One day during her hospital stay, Mae Britt mentioned that this experience, as bad as it was, was not the worst thing ever to happen to her. One evening in Helsinki she had driven her car onto a common car ferry bound for Stockholm. We are all familiar with those ferries. It was an overnight trip. She had parked the car, found her berth, thrown her bag on the bunk, and set out to get something to eat at the ship's cafeteria. Nothing seemed the least bit out of the ordinary. Then there was a shudder, a kind of thud. The sound was loud, but at first no one knew what had happened. There are no icebergs in the Baltic Sea, so it was not a rerun of Titanic; but the ferry immediately began to list to port. It happened rapidly, and she said that in no time you could see the panic on the faces of the passengers.
They learned later that the load had shifted, and, once it had hit a fulcrum, the entire ship was off-center and was obviously going to roll over on its side.
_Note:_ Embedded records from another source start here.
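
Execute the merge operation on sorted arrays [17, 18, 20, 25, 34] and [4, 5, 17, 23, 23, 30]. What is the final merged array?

Merging process:

Compare 17 vs 4: take 4 from right. Merged: [4]
Compare 17 vs 5: take 5 from right. Merged: [4, 5]
Compare 17 vs 17: take 17 from left. Merged: [4, 5, 17]
Compare 18 vs 17: take 17 from right. Merged: [4, 5, 17, 17]
Compare 18 vs 23: take 18 from left. Merged: [4, 5, 17, 17, 18]
Compare 20 vs 23: take 20 from left. Merged: [4, 5, 17, 17, 18, 20]
Compare 25 vs 23: take 23 from right. Merged: [4, 5, 17, 17, 18, 20, 23]
Compare 25 vs 23: take 23 from right. Merged: [4, 5, 17, 17, 18, 20, 23, 23]
Compare 25 vs 30: take 25 from left. Merged: [4, 5, 17, 17, 18, 20, 23, 23, 25]
Compare 34 vs 30: take 30 from right. Merged: [4, 5, 17, 17, 18, 20, 23, 23, 25, 30]
Append remaining from left: [34]. Merged: [4, 5, 17, 17, 18, 20, 23, 23, 25, 30, 34]

Final merged array: [4, 5, 17, 17, 18, 20, 23, 23, 25, 30, 34]
Total comparisons: 10

The merged array is [4, 5, 17, 17, 18, 20, 23, 23, 25, 30, 34], requiring 10 comparisons. The merge step runs in O(n) time where n is the total number of elements.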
Everyone panicked and began running up, out the doors, onto the deck, and up to the railing. Then, the next thing she knew, she was in the cold black waters of the Baltic. I could picture the scene. She told us that it was so cold that all she could do was try to cry out for help. “Hjälp mig!” (help me) was all she could manage to get out before her strength failed. She told us that she could remember the inky blackness and the severe cold. She closed her eyes and gave up. Then an amazing thing happened. She opened her eyes, and at that moment a wave of warmth swept over her and she saw a stunning azure blue sky and overhanging palm trees. It was so wonderful, so warm and beautiful. We all know these are endorphins kicking in – a common near-death experience.
Then something else happened. She felt someone pulling on her arm! She resisted. She did not want to leave the quiet blue-green, warm waters of that tropical lagoon. But they kept pulling. Then, as quickly as it came, it went away and the cold icy darkness came back in a flood. They pulled her out of the water, and she was safe and lived to tell us the story. I guess if I took anything away from her amazing account it was, as she put it: “No matter how black and cold and dark the situation may be, there may always be someone out there willing to pull you out.”